The third model, known as the Triple Spiral Model, is the latest model of the formation of the National Innovative System, which has developed on the basis of the Euro-Atlantic model, but has not yet completed its form in any country. Most of it is developed in the US. At the beginning of the XXI century, the triple spiral theory laid the foundation for a triple-shaped model. The use of three-dimensional spiral model for innovative development implies the interaction of three institutions (science-state-business) and the creation of an innovative product at each stage. It is a dynamic model of interorganizational interactions between the economy and the evolution of the society. Previously, it the interaction between these three institutions in the industrial era was linear, in this model are already created spiral structures that enable institutions to change and maintain some of the characteristics of each other. Its main elements are: 1. The community based on scientific knowledge is characterized by the strengthening of the role of universities in interaction with industry and government; 2. The three institutions - the university, the state and the business are working to cooperate, while the innovative constituents are generated from this interaction rather than the state initiative; 3. In addition to traditional functions, each of these three institutions is partially taking over the functions of other institutional spheres, and the realization of non-traditional functions is an innovative source. In practice it is implemented as follows: Universities who are engaged in education and scientific research, through the creation of new companies in the incubators of the university, have contributed to the development of the economy. Business is partially engaged in educative services, and the state, besides its traditional legislative and regulatory role is a public entrepreneur and venture investor. The leading role in this model is given to universities that transform into entrepreneurial universities or industrial types of universities, use knowledge in practice and result in new educational disciplines.

It is noteworthy that the complicated type of the three-dimensional spiral − the fourth-spiral model is worked out that deals with interactive network relations at the national level. Because other institutes have also started to influence innovative processes in the form of different social layers, this circumstance has raised the issue of adding a fourth element to the triple spiral.

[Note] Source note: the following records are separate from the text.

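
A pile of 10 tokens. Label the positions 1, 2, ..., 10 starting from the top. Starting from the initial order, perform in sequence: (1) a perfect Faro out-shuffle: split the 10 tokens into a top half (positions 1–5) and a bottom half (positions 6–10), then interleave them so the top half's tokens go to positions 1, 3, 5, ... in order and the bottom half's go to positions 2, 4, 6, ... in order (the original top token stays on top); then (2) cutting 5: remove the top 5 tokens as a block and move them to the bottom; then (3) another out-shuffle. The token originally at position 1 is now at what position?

2

Track the token from position 1 forward through each operation:
  after op 1 (out-shuffle): 1 → 1
  after op 2 (cut 5): 1 → 6
  after op 3 (out-shuffle): 6 → 2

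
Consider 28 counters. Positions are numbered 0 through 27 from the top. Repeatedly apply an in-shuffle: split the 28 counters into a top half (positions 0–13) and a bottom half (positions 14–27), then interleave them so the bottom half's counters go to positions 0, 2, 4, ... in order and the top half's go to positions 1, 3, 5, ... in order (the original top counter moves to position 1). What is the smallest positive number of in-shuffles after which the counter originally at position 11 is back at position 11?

28

Follow position 11 under repeated in-shuffles:
11 → 23 → 18 → 8 → 17 → 6 → 13 → 27 → ... → 11 (length 28)
It first returns after 28 in-shuffles.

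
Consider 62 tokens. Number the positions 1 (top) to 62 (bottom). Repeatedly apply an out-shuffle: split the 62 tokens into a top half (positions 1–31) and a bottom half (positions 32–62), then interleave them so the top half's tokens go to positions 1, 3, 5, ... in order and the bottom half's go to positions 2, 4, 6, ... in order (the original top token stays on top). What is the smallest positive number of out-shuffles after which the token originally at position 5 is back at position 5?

Follow position 5 under repeated out-shuffles:
5 → 9 → 17 → 33 → 4 → 7 → 13 → 25 → ... → 5 (length 60)
It first returns after 60 out-shuffles.

60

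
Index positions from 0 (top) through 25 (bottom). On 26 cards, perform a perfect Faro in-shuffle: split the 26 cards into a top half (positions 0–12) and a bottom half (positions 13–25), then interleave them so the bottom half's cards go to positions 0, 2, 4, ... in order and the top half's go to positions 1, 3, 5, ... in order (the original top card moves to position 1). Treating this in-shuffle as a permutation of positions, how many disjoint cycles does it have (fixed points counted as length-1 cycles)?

Trace each unvisited position around until it returns:
(0 1 3 7 15 4 ... len 18) (2 5 11 23 20 14) (8 17)
3 cycles in total.

3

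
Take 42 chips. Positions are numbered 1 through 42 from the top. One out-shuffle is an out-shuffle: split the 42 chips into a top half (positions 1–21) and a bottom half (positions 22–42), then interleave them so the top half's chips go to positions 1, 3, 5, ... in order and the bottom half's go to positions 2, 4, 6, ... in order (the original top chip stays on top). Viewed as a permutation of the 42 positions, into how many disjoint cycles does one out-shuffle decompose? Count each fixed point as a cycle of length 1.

Trace each unvisited position around until it returns:
(1) (2 3 5 9 17 33 ... len 20) (4 7 13 25 8 15 ... len 20) (42)
4 cycles in total.

4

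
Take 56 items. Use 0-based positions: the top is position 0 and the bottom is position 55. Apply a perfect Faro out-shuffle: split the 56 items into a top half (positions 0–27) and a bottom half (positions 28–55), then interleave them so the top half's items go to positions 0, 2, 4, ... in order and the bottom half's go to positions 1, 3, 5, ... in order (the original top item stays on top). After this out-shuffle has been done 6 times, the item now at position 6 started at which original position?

19

Work backwards from position 6, undoing one out-shuffle at a time:
6 ← 3 ← 29 ← 42 ← 21 ← 38 ← 19
So the item now at position 6 started at position 19.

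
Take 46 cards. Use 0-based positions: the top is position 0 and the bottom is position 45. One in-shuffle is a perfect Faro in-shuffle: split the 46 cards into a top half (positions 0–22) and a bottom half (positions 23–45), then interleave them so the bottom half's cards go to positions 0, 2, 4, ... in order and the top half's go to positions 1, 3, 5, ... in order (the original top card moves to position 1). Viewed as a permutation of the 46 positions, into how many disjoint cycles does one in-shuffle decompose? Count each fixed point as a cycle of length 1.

2

Trace each unvisited position around until it returns:
(0 1 3 7 15 31 ... len 23) (4 9 19 39 32 18 ... len 23)
2 cycles in total.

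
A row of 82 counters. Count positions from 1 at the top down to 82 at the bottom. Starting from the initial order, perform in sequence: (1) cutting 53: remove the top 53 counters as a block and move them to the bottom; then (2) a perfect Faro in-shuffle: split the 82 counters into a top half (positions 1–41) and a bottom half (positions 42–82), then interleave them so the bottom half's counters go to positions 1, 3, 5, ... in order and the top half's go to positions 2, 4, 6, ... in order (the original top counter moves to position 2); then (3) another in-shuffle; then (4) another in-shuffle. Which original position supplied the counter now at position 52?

Undo the operations in reverse order, starting from position 52:
  undo op 4 (in-shuffle, from top half): 52 ← 26
  undo op 3 (in-shuffle, from top half): 26 ← 13
  undo op 2 (in-shuffle, from bottom half): 13 ← 48
  undo op 1 (cut 53): 48 ← 19
So the counter at position 52 came from original position 19.

19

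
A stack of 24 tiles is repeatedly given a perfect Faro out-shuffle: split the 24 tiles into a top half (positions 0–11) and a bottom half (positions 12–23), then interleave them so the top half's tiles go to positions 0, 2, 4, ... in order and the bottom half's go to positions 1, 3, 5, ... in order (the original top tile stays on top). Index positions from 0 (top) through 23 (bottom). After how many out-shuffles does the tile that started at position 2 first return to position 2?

11

Follow position 2 under repeated out-shuffles:
2 → 4 → 8 → 16 → 9 → 18 → 13 → 3 → 6 → 12 → 1 → 2
It first returns after 11 out-shuffles.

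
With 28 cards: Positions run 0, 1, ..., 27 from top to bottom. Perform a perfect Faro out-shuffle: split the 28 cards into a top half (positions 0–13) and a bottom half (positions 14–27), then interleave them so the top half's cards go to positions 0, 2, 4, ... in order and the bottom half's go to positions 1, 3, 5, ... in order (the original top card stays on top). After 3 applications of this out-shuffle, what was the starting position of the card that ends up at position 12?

Work backwards from position 12, undoing one out-shuffle at a time:
12 ← 6 ← 3 ← 15
So the card now at position 12 started at position 15.

15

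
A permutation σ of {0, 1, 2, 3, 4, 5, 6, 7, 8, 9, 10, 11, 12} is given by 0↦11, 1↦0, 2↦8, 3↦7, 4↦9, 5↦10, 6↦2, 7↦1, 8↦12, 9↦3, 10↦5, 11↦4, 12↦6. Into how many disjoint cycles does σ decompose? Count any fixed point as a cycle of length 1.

3

Cycle decomposition: (0 11 4 9 3 7 1) (2 8 12 6) (5 10).
3 cycles.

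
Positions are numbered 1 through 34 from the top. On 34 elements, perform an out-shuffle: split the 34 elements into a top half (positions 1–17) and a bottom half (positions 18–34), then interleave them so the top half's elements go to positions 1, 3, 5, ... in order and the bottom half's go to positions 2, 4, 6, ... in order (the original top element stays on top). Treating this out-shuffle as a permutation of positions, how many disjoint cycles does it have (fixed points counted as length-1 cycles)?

Trace each unvisited position around until it returns:
(1) (2 3 5 9 17 33 32 30 26 18) (4 7 13 25 16 31 28 22 10 19) (6 11 21 8 15 29 24 14 27 20) (12 23) (34)
6 cycles in total.

6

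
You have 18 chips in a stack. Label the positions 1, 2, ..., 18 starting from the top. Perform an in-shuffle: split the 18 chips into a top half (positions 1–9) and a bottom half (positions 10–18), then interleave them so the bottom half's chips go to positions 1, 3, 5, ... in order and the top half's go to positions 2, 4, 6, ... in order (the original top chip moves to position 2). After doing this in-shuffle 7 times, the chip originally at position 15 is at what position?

1

Track the chip's position through each in-shuffle:
15 → 11 → 3 → 6 → 12 → 5 → 10 → 1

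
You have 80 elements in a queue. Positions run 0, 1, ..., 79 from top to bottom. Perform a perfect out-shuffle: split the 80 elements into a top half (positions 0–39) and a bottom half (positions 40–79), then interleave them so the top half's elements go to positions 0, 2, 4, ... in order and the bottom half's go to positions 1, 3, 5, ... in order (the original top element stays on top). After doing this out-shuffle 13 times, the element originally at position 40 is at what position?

Track position through each out-shuffle: 40 → 1 → 2 → 4 → 8 → ... (continuing for 13 shuffles total) → 67.

67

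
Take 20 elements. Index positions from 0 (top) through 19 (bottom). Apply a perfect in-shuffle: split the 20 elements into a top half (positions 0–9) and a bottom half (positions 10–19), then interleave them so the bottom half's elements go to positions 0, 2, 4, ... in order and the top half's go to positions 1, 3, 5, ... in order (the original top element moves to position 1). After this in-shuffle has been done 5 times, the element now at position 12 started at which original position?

Work backwards from position 12, undoing one in-shuffle at a time:
12 ← 16 ← 18 ← 19 ← 9 ← 4
So the element now at position 12 started at position 4.

4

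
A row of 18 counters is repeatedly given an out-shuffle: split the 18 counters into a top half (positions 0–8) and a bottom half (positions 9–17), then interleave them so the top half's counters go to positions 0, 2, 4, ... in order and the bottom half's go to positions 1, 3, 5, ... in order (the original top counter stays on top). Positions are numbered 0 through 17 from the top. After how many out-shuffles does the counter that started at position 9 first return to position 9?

Follow position 9 under repeated out-shuffles:
9 → 1 → 2 → 4 → 8 → 16 → 15 → 13 → 9
It first returns after 8 out-shuffles.

8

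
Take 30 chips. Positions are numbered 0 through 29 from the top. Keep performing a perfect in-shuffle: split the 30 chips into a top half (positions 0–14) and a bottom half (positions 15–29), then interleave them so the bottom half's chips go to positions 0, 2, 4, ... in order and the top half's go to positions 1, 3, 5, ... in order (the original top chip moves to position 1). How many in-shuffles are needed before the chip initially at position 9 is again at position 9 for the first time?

5

Follow position 9 under repeated in-shuffles:
9 → 19 → 8 → 17 → 4 → 9
It first returns after 5 in-shuffles.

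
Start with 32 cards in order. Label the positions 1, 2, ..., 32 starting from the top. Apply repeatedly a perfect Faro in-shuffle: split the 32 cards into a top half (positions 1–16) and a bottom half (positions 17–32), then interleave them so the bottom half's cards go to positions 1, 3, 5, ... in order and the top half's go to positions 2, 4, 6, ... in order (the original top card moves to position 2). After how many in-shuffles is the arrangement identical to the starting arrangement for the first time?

10

The in-shuffle permutes the 32 positions with cycle lengths [2, 10, 10, 10].
Every card is home exactly when every cycle has completed a whole number of laps, i.e. after lcm(2, 10) = 10 in-shuffles.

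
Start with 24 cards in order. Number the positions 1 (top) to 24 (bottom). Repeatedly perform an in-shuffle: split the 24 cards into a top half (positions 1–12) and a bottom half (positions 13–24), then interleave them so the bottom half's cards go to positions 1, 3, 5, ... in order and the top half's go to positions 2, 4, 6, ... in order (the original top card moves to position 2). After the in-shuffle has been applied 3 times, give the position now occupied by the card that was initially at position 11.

Track the card's position through each in-shuffle:
11 → 22 → 19 → 13

13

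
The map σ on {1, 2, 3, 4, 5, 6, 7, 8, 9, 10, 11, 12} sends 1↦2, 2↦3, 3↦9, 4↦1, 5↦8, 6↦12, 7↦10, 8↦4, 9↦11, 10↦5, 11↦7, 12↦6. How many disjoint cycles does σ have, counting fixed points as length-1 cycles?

Cycle decomposition: (1 2 3 9 11 7 10 5 8 4) (6 12).
2 cycles.

2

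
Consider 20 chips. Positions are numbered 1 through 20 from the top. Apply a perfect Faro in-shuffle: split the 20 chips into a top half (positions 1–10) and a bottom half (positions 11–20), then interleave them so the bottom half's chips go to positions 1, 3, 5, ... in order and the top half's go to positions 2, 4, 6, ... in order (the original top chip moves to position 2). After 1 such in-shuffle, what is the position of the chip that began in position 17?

Track the chip's position through each in-shuffle:
17 → 13

13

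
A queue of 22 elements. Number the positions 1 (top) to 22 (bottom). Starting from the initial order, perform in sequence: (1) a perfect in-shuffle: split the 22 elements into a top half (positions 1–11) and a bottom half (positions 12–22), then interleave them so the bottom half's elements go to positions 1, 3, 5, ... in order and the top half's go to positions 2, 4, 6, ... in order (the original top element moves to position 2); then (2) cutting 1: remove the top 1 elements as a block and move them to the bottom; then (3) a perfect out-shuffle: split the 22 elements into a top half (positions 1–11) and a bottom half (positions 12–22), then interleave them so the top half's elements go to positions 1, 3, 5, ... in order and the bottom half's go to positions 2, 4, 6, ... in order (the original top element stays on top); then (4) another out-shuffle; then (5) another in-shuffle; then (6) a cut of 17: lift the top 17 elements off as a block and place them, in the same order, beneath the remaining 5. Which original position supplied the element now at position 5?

19

Undo the operations in reverse order, starting from position 5:
  undo op 6 (cut 17): 5 ← 22
  undo op 5 (in-shuffle, from top half): 22 ← 11
  undo op 4 (out-shuffle, from top half): 11 ← 6
  undo op 3 (out-shuffle, from bottom half): 6 ← 14
  undo op 2 (cut 1): 14 ← 15
  undo op 1 (in-shuffle, from bottom half): 15 ← 19
So the element at position 5 came from original position 19.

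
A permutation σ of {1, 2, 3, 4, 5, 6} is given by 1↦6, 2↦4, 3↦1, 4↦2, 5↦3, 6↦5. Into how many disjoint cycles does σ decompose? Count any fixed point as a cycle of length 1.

2

Cycle decomposition: (1 6 5 3) (2 4).
2 cycles.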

Is considered that the fourth sphere characterizes better the modern postindustrial economy than the triple, caused by the acquisition of a vital role for civil society in the XXI century, in the creation and development of new well-being and values.


The overseas experience of the formation of different types of national innovations suggests that in most countries today, they are looking forward to innovative development and are thus choosing a model of a national innovation system that is most relevant and capable of their economy. In addition, the selection of a specific model should be determined by the level of education and science of the country's economic development.

Establishment and development of a national innovation system is a long process for the economy of any country where business, state and science are very closely interconnected and in addition to their traditional functions, they acquire non-traditional functions and perform them. However, it should be noted that the rapid success of the countries that have great scientific and educational potential will enable them to quickly develop and implement innovative products in the industry. In order to do all this, there is a need for harmonious relationships between science and business, which is impossible without the active protectionist policies of the state.